Senado – CCJ aprova mediação como instrumento para evitar alienação parental

O recurso da mediação poderá ser utilizado na solução de conflitos ligados à alienação parental. Projeto nesse sentido foi aprovado nesta quarta-feira (9) na Comissão de Constituição e Justiça (CCJ). A proposta (PLS 144/2017), do senador Dário Berger (MDB-SC), segue para a Câmara dos Deputados, se não houver recurso para Plenário.

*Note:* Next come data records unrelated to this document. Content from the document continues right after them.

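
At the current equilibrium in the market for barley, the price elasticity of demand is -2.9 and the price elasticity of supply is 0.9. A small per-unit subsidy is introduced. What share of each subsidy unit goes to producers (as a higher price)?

For a small subsidy around the equilibrium, the benefit split depends on the relative slopes, which at a point are proportional to the elasticities.
Buyer share = εs/(εs + |εd|) = 0.9/(0.9 + 2.9) = 9/38; seller share = |εd|/(εs + |εd|) = 29/38.
So producers capture 29/38 of the subsidy.

Producer share = 29/38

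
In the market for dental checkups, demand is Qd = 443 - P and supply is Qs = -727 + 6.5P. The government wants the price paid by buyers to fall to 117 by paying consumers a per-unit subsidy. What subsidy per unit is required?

At a buyer price of 117, quantity demanded is 443 − 1·117 = 326.
Sellers supply 326 only when they receive Ps with -727 + 6.5·Ps = 326, i.e. Ps = 162.
s = Ps − Pb = 162 − 117 = 45.

Required subsidy s = 45 per unit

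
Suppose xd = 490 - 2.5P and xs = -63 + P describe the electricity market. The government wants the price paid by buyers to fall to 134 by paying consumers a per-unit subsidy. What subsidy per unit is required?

Required subsidy s = 84 per unit

At a buyer price of 134, quantity demanded is 490 − 2.5·134 = 155.
Sellers supply 155 only when they receive Ps with -63 + 1·Ps = 155, i.e. Ps = 218.
s = Ps − Pb = 218 − 134 = 84.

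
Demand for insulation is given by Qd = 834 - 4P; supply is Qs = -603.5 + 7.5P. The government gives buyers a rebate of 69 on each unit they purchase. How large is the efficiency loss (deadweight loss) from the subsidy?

Deadweight loss = 6210

Pre-subsidy: 834 - 4P = -603.5 + 7.5P gives P* = 125, Q* = 334.
With the rebate, buyers effectively pay Pb = Ps − 69, where Ps is the price sellers receive.
Demand in terms of Ps becomes Qd = 834 − 4(Ps − 69) = 1110 - 4Ps. Setting this equal to supply: 1110 - 4Ps = -603.5 + 7.5Ps, so Ps = 149.
Buyers pay Pb = 149 − 69 = 80; Q' = -603.5 + 7.5·149 = 514.
The subsidy expands output by 514 − 334 = 180 past the efficient level; on those units the gap between marginal cost and willingness to pay runs from 0 up to 69.
DWL = ½ × 69 × 180 = 6210.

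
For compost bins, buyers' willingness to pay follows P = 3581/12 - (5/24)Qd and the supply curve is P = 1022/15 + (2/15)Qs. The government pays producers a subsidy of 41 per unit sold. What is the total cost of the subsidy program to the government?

Government cost = 32554

Pre-subsidy: 3581/12 - (5/24)Q = 1022/15 + (2/15)Q gives Q* = 674 and P* = 158.
With the subsidy, sellers receive Ps = Pb + 41 for each unit, where Pb is the price buyers pay.
On the curves, Pb = 3581/12 - (5/24)Q and Ps = 1022/15 + (2/15)Q; the wedge Ps − Pb = 41 gives 1022/15 + (2/15)Q − (3581/12 - (5/24)Q) = 41, so Q' = 794.
Then Pb = 3581/12 − (5/24)·794 = 133 and Ps = 1022/15 + (2/15)·794 = 174.
Government outlay = subsidy × quantity = 41 × 794 = 32554.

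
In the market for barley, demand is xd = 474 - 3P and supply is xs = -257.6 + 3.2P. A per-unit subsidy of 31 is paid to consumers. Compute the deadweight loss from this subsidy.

Deadweight loss = 744

Pre-subsidy: 474 - 3P = -257.6 + 3.2P gives P* = 118, x* = 120.
With the rebate, buyers effectively pay Pb = Ps − 31, where Ps is the price sellers receive.
Demand in terms of Ps becomes xd = 474 − 3(Ps − 31) = 567 - 3Ps. Setting this equal to supply: 567 - 3Ps = -257.6 + 3.2Ps, so Ps = 133.
Buyers pay Pb = 133 − 31 = 102; x' = -257.6 + 3.2·133 = 168.
The subsidy expands output by 168 − 120 = 48 past the efficient level; on those units the gap between marginal cost and willingness to pay runs from 0 up to 31.
DWL = ½ × 31 × 48 = 744.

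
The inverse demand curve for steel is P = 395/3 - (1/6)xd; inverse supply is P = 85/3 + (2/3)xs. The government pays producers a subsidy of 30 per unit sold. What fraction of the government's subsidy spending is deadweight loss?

DWL / government spending = 0.1125

Pre-subsidy: 395/3 - (1/6)x = 85/3 + (2/3)x gives x* = 124 and P* = 111.
With the subsidy, sellers receive Ps = Pb + 30 for each unit, where Pb is the price buyers pay.
On the curves, Pb = 395/3 - (1/6)x and Ps = 85/3 + (2/3)x; the wedge Ps − Pb = 30 gives 85/3 + (2/3)x − (395/3 - (1/6)x) = 30, so x' = 160.
Then Pb = 395/3 − (1/6)·160 = 105 and Ps = 85/3 + (2/3)·160 = 135.
ΔCS = ½(124 + 160)(111 − 105) = 852; ΔPS = ½(124 + 160)(135 − 111) = 3408.
Government spending = 30 × 160 = 4800.
DWL = ½ × 30 × (160 − 124) = 540; fraction = 540 / 4800 = 0.1125.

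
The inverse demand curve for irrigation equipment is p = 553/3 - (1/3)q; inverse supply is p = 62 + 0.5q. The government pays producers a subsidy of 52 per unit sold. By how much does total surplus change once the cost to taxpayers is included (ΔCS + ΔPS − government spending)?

Pre-subsidy: 553/3 - (1/3)q = 62 + 0.5q gives q* = 146.8 and p* = 135.4.
With the subsidy, sellers receive ps = pb + 52 for each unit, where pb is the price buyers pay.
On the curves, pb = 553/3 - (1/3)q and ps = 62 + 0.5q; the wedge ps − pb = 52 gives 62 + 0.5q − (553/3 - (1/3)q) = 52, so q' = 209.2.
Then pb = 553/3 − (1/3)·209.2 = 114.6 and ps = 62 + 0.5·209.2 = 166.6.
ΔCS = ½(146.8 + 209.2)(135.4 − 114.6) = 3702.4; ΔPS = ½(146.8 + 209.2)(166.6 − 135.4) = 5553.6.
Government spending = 52 × 209.2 = 10878.4.
Net change = 3702.4 + 5553.6 − 10878.4 = -1622.4. The loss equals the DWL triangle ½·52·62.4.

Net change in total surplus = -1622.4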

A alienação parental é caracterizada pela tentativa de rompimento dos laços afetivos do filho em relação ao pai ou à mãe, por um dos cônjuges, em meio a um processo de separação. O projeto insere na Lei 12.318, de 2010, dispositivo admitindo o uso da mediação em disputas entre os responsáveis pela guarda de menores.

— É uma alternativa de mediação preliminar para que o processo não precise ir para Justiça propriamente — frisou Dário Berger.

Veto

A utilização da mediação nesses casos constava na Lei da Alienação Parental, mas o trecho foi vetado pelo ex-presidente Luiz Inácio Lula da Silva. O PLS 144/2017 tem objetivo de dar novamente aos cônjuges em conflito pela guarda dos filhos a chance de recorrerem à mediação antes ou durante o processo judicial.

“O veto à mediação como mecanismo alternativo de solução dos litígios para os casos de alienação parental foi criticado pela comunidade jurídica, por excluir da lei um método comprovadamente eficaz para a solução dos conflitos familiares, capaz de conduzir as partes através do diálogo à autocomposição de seus interesses”, ponderou o senador na justificação do projeto.

A relatora da proposta, senadora Juíza Selma (Podemos-MT) vê como positivo o uso desse recurso nos litígios envolvendo alienação parental.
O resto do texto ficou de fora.